Commentaire de Mustang posté le 03-06-2011 à 23:59:38

Etonnante carte postale! merci d'être le témoin de ces petits faits de la vie de tous les jours de l'autre côté du monde.

Commentaire de RogerRunner13 posté le 04-06-2011 à 19:58:41

Merci de nous faire découvrir cette culture japonaise si différente de la notre et en plus ces anecdotes sont racontées avec talent.

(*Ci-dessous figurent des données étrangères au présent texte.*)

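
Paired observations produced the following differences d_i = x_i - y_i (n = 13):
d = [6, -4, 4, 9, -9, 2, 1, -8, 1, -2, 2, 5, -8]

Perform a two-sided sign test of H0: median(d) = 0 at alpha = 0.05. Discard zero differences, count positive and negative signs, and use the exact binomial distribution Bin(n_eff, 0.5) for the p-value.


Step 1: Discard zero differences. Original n = 13; n_eff = number of nonzero differences = 13.
Nonzero differences (with sign): +6, -4, +4, +9, -9, +2, +1, -8, +1, -2, +2, +5, -8
Step 2: Count signs: positive = 8, negative = 5.
Step 3: Under H0: P(positive) = 0.5, so the number of positives S ~ Bin(13, 0.5).
Step 4: Two-sided exact p-value = sum of Bin(13,0.5) probabilities at or below the observed probability = 0.581055.
Step 5: alpha = 0.05. fail to reject H0.

n_eff = 13, pos = 8, neg = 5, p = 0.581055, fail to reject H0.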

Commentaire de Le Lutin d'Ecouves posté le 04-06-2011 à 22:47:15

Auparavant, la musique était réservée aux femmes et aux aveugles... il y a peut-être là une explication...

Merci pour ce petit tableau impressionniste. j'attends la suite avec impatience.

Commentaire de tounik posté le 06-06-2011 à 15:55:13

Merci pour ce petit descriptif de la vie japonaise.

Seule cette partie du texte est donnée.